Many companies mail their catalogs for free; others charge a modest fee which may be credited against your first order. The books land on your doorstep late December through mid-February, offering everything you could ever want in the way of seeds, bulbs, and gardening equipment.
If you are not yet on the mailing list of garden seed companies, buy a vegetable gardening magazine in December, when most of the seed advertisements appear. You will find a wealth of addresses, web sites and phone numbers.
The big mail-order companies often have the latest pest- and disease-free hybrids. They stay on top of the trends and have a little of everything. Athough their selections are among the largest, they are not always fine-tuned to the needs of specific regions and climates.
The less glossy catalogs mailed by mom-and-pop companies generally reflect someone’s particular passion. Look to the small catalogs for gourmet and novelty items, exotic vegetables, superb flavor, and unusual, imported, and heirloom cultivars. Specialty catalogs, for instance, may offer seeds of European or South American vegetables not available in local supermarkets.
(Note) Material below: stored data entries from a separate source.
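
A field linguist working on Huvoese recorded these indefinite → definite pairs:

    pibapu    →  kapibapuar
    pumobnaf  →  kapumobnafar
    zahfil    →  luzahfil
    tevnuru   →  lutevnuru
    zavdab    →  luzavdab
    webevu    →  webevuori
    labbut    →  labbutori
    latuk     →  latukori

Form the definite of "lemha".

lemhaori

"lemha" begins with l-. The stems beginning with l- (labbut → labbutori, latuk → latukori) add -ori.
The other patterns: stems beginning with p- add ka- … -ar around the stem; stems beginning with t- or z- add the prefix lu-.
So lemha → lemhaori.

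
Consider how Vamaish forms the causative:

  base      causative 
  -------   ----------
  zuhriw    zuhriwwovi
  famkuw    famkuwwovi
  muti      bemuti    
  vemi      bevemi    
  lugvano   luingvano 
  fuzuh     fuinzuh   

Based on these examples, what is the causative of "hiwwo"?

hiinwwo

zuhriw and muti both have last vowel 'i' yet inflect differently (zuhriwwovi, bemuti), so the last vowel is not what conditions the rule; the final letter is.
"hiwwo" ends in -o. The one such stem in the data (lugvano → luingvano) inserts -in- after the first vowel (as does fuzuh), so the same rule applies.
The other patterns: stems ending in -w double the final consonant and add -ovi; stems ending in -i add the prefix be-.
So hiwwo → hiinwwo.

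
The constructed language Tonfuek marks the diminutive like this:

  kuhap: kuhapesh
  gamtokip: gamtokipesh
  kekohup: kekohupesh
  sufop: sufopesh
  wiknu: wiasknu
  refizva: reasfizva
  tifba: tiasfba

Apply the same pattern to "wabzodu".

waasbzodu

kekohup and wiknu both have last vowel 'u' yet inflect differently (kekohupesh, wiasknu), so the last vowel is not what conditions the rule; the final letter is.
"wabzodu" ends in -u. The one such stem in the data (wiknu → wiasknu) inserts -as- after the first vowel (as do refizva, tifba), so the same rule applies.
So wabzodu → waasbzodu.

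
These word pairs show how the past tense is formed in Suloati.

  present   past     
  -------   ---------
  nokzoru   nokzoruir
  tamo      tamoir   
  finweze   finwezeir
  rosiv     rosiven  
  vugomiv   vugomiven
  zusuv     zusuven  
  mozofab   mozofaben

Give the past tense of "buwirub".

buwiruben

nokzoru and zusuv both have last vowel 'u' yet inflect differently (nokzoruir, zusuven), so the last vowel is not what conditions the rule; whether the stem ends in a vowel or a consonant is.
"buwirub" ends in a consonant. The stems ending in a consonant (rosiv → rosiven, vugomiv → vugomiven, zusuv → zusuven) add -en.
So buwirub → buwiruben.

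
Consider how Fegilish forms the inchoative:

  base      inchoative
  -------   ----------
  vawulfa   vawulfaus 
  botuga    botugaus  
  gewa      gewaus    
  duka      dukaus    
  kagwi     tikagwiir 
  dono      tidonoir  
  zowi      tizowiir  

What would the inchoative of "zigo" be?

tizigoir

duka and dono both begin with d- yet inflect differently (dukaus, tidonoir), so the first letter is not what conditions the rule; the final letter is.
"zigo" ends in -o. The one such stem in the data (dono → tidonoir) adds ti- … -ir around the stem, so the same rule applies.
The other pattern: stems ending in -a add -us.
So zigo → tizigoir.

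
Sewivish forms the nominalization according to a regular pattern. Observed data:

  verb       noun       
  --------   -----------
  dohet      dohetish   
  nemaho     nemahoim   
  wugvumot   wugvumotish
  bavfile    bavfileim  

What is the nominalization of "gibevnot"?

gibevnotish

nemaho and wugvumot both have last vowel 'o' yet inflect differently (nemahoim, wugvumotish), so the last vowel is not what conditions the rule; whether the stem ends in a vowel or a consonant is.
"gibevnot" ends in a consonant. The stems ending in a consonant (wugvumot → wugvumotish, dohet → dohetish) add -ish.
The other pattern: stems ending in a vowel add -im.
So gibevnot → gibevnotish.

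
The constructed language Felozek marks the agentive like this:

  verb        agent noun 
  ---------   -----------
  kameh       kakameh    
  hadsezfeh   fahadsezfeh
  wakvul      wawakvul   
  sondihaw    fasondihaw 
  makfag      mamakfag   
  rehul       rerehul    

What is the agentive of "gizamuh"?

fagizamuh

hadsezfeh and kameh both end in -h yet inflect differently (fahadsezfeh, kakameh), so the final letter is not what conditions the rule; the number of vowels is.
"gizamuh" has 3 vowels. The stems with 3 vowels (sondihaw → fasondihaw, hadsezfeh → fahadsezfeh) add the prefix fa-.
So gizamuh → fagizamuh.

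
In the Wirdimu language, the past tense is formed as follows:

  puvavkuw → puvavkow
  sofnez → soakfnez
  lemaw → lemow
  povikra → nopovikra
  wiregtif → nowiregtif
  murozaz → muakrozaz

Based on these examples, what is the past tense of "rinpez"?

"rinpez" ends in -z. The stems ending in -z (murozaz → muakrozaz, sofnez → soakfnez) insert -ak- after the first vowel.
The other patterns: stems ending in -w change the last vowel to 'o'; stems ending in -a or -f add the prefix no-.
So rinpez → riaknpez.

riaknpez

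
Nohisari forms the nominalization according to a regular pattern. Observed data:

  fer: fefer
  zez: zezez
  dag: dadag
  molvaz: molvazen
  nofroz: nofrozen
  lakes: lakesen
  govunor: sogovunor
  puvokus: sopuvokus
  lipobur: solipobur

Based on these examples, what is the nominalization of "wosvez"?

wosvezen

zez and molvaz both end in -z yet inflect differently (zezez, molvazen), so the final letter is not what conditions the rule; the number of vowels is.
"wosvez" has 2 vowels. The stems with 2 vowels (molvaz → molvazen, nofroz → nofrozen, lakes → lakesen) add -en.
The other patterns: stems with 1 vowel repeat the first consonant+vowel as a prefix; stems with 3 vowels add the prefix so-.
So wosvez → wosvezen.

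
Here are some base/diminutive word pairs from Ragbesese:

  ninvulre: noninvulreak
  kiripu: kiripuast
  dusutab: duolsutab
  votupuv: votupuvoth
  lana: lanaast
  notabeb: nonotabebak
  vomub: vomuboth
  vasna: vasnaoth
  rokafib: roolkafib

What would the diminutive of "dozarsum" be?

vomub and dusutab both end in -b yet inflect differently (vomuboth, duolsutab), so the final letter is not what conditions the rule; the first letter is.
"dozarsum" begins with d-. The one such stem in the data (dusutab → duolsutab) inserts -ol- after the first vowel (as does rokafib), so the same rule applies.
The other patterns: stems beginning with v- add -oth; stems beginning with n- add no- … -ak around the stem; stems beginning with k- or l- add -ast.
So dozarsum → doolzarsum.

doolzarsum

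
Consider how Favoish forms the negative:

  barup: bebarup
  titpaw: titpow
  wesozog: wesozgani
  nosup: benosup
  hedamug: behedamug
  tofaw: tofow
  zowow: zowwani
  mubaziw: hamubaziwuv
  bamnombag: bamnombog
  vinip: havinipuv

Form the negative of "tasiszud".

betasiszud

"tasiszud" has last vowel 'u'. The stems whose last vowel is 'u' (nosup → benosup, hedamug → behedamug, barup → bebarup) add the prefix be-.
So tasiszud → betasiszud.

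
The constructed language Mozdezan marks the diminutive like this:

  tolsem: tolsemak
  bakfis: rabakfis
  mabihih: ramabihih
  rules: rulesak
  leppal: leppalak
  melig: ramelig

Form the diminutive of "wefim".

bakfis and rules both end in -s yet inflect differently (rabakfis, rulesak), so the final letter is not what conditions the rule; the last vowel is.
"wefim" has last vowel 'i'. The stems whose last vowel is 'i' (mabihih → ramabihih, bakfis → rabakfis, melig → ramelig) add the prefix ra-.
The other pattern: stems whose last vowel is 'a' or 'e' add -ak.
So wefim → rawefim.

rawefim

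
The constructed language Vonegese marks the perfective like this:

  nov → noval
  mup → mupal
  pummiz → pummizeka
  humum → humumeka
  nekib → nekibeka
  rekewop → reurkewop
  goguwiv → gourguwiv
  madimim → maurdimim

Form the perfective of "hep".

mup and rekewop both end in -p yet inflect differently (mupal, reurkewop), so the final letter is not what conditions the rule; the number of vowels is.
"hep" has 1 vowel. The stems with 1 vowel (nov → noval, mup → mupal) add -al.
The other patterns: stems with 2 vowels add -eka; stems with 3 vowels insert -ur- after the first vowel.
So hep → hepal.

hepal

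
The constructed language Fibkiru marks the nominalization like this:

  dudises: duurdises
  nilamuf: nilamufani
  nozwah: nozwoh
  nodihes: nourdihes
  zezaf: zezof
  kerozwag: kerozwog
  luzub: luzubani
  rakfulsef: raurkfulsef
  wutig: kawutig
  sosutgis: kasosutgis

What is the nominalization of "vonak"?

vonok

"vonak" has last vowel 'a'. The stems whose last vowel is 'a' (nozwah → nozwoh, kerozwag → kerozwog, zezaf → zezof) change the last vowel to 'o'.
The other patterns: stems whose last vowel is 'i' add the prefix ka-; stems whose last vowel is 'e' insert -ur- after the first vowel; stems whose last vowel is 'u' add -ani.
So vonak → vonok.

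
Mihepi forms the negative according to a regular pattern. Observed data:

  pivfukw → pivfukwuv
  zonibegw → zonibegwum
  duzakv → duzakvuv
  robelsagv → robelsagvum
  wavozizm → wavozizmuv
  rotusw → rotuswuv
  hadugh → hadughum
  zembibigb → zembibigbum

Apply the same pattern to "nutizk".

nutizkuv

robelsagv and duzakv both end in -v yet inflect differently (robelsagvum, duzakvuv), so the final letter is not what conditions the rule; the second-to-last letter is.
"nutizk" has second-to-last letter 'z'. The one such stem in the data (wavozizm → wavozizmuv) adds -uv, so the same rule applies.
The other pattern: stems whose second-to-last letter is 'g' add -um.
So nutizk → nutizkuv.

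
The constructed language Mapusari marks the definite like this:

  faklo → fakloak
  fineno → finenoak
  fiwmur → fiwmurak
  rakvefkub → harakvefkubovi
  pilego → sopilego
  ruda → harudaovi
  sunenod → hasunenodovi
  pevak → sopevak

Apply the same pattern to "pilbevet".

sopilbevet

fineno and pilego both end in -o yet inflect differently (finenoak, sopilego), so the final letter is not what conditions the rule; the first letter is.
"pilbevet" begins with p-. The stems beginning with p- (pilego → sopilego, pevak → sopevak) add the prefix so-.
The other patterns: stems beginning with f- add -ak; stems beginning with r- or s- add ha- … -ovi around the stem.
So pilbevet → sopilbevet.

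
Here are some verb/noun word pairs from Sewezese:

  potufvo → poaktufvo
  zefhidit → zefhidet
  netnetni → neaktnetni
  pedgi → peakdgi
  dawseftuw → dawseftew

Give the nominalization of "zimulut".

netnetni and zefhidit both have last vowel 'i' yet inflect differently (neaktnetni, zefhidet), so the last vowel is not what conditions the rule; whether the stem ends in a vowel or a consonant is.
"zimulut" ends in a consonant. The stems ending in a consonant (dawseftuw → dawseftew, zefhidit → zefhidet) change the last vowel to 'e'.
So zimulut → zimulet.

zimulet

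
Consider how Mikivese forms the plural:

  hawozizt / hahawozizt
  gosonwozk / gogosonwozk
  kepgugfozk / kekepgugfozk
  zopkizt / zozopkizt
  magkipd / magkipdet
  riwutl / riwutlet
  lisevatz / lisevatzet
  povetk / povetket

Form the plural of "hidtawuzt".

gosonwozk and povetk both end in -k yet inflect differently (gogosonwozk, povetket), so the final letter is not what conditions the rule; the second-to-last letter is.
"hidtawuzt" has second-to-last letter 'z'. The stems whose second-to-last letter is 'z' (hawozizt → hahawozizt, gosonwozk → gogosonwozk, kepgugfozk → kekepgugfozk) repeat the first consonant+vowel as a prefix.
The other pattern: stems whose second-to-last letter is 'p' or 't' add -et.
So hidtawuzt → hihidtawuzt.

hihidtawuzt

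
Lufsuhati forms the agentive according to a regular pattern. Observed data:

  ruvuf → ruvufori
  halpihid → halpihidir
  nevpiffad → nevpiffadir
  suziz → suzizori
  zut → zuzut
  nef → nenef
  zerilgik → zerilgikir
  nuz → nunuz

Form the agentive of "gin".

gigin

"gin" has 1 vowel. The stems with 1 vowel (nef → nenef, zut → zuzut, nuz → nunuz) repeat the first consonant+vowel as a prefix.
The other patterns: stems with 2 vowels add -ori; stems with 3 vowels add -ir.
So gin → gigin.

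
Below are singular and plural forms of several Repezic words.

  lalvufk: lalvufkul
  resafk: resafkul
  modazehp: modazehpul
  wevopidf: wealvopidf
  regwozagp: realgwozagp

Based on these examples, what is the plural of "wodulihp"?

modazehp and regwozagp both end in -p yet inflect differently (modazehpul, realgwozagp), so the final letter is not what conditions the rule; the second-to-last letter is.
"wodulihp" has second-to-last letter 'h'. The one such stem in the data (modazehp → modazehpul) adds -ul, so the same rule applies.
The other pattern: stems whose second-to-last letter is 'd' or 'g' insert -al- after the first vowel.
So wodulihp → wodulihpul.

wodulihpul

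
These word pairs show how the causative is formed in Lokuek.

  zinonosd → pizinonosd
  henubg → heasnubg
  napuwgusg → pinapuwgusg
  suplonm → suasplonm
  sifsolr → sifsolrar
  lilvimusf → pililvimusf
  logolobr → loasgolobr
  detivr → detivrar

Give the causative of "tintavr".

tintavrar

"tintavr" has second-to-last letter 'v'. The one such stem in the data (detivr → detivrar) adds -ar, so the same rule applies.
The other patterns: stems whose second-to-last letter is 'b' or 'n' insert -as- after the first vowel; stems whose second-to-last letter is 's' add the prefix pi-.
So tintavr → tintavrar.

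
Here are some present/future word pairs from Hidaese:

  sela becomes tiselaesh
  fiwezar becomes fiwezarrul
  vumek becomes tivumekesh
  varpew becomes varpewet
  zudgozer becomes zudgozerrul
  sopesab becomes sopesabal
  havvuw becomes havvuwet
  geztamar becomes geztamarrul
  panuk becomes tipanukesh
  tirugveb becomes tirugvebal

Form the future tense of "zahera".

tizaheraesh

"zahera" ends in -a. The one such stem in the data (sela → tiselaesh) adds ti- … -esh around the stem, so the same rule applies.
So zahera → tizaheraesh.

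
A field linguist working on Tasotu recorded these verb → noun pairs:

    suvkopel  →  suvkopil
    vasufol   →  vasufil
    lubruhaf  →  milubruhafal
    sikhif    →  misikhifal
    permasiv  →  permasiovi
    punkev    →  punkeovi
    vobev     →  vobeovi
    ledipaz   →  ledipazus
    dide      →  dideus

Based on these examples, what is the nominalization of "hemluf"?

"hemluf" ends in -f. The stems ending in -f (lubruhaf → milubruhafal, sikhif → misikhifal) add mi- … -al around the stem.
So hemluf → mihemlufal.

mihemlufal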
Look to regional catalogs for seeds that germinate and mature reliably in your area. This is especially important if you garden in high-risk climates such as the arid Southwest, the cool, wet Northwest, or in cold New England. Cultivars that originate in your region should do well in your garden.
For an exhaustive review of mail-order gardening sources, look in Barbara Barton’s Gardening by Mail: A Source Book, now in its 5th edition.